Why do you assume they're uncomfortable with the given context? Not attacking. Just curious because I only read one comment and they even tagged it as baseless. They could simply just be fabricating for fun.
You’re right—that was an assumption on my part, and the poster did clarify what they were responding to.
This story is quite challenging on several levels: ethically, sure, but also on the level of plausibility and consistency of characterization.
The main issue, what critics call an “interpretive crux,” is what exactly are we to make of Mai?
The basic story tropes here are not unfamiliar (age-gap, reverse size-gap, the younger character (apparently) coming on to the older one, etc.). But the extreme nature of the specifics (Mai’s age, her physical development, her seductive affect) are rarely seen outside of hentai. This kind of age-gap and “wholesome” just doesn’t compute (or rarely does—I imagine there must be some parallels in the wide universe of manga). So this story inherently does pose a lot of (at this point) unanswered questions.

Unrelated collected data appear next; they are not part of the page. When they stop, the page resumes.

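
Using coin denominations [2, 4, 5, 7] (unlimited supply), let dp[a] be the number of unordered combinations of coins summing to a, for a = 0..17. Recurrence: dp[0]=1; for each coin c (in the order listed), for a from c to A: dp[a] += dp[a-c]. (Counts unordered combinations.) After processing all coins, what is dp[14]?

8

after  coin     0     1     2     3     4     5     6     7     8     9    10    11    12    13    14    15    16    17
          2     1     0     1     0     1     0     1     0     1     0     1     0     1     0     1     0     1     0
          4     1     0     1     0     2     0     2     0     3     0     3     0     4     0     4     0     5     0
          5     1     0     1     0     2     1     2     1     3     2     4     2     5     3     6     4     7     5
          7     1     0     1     0     2     1     2     2     3     3     4     4     6     5     8     7    10     9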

But I think there’s an important distinction to be made between what the text (as authored) is doing and what people make up in their heads. A valid interpretive hypothesis needs to be based, however tentatively, in the specifics of the text.
In the case of predictions about uncompleted serial stories, there’s also the weaker “evidence” of typical genre tropes and conventions that might apply—stories often use these to signal where they’re going without being completely overt about it. This story doesn’t really allow readers to put much weight on such things, though, because of its unusual premises.
As I said, readers are free to fabulate on a story any way they like. But unless a theory is grounded in something in the text, it is, at best, not very helpful in positing answers to the story’s questions.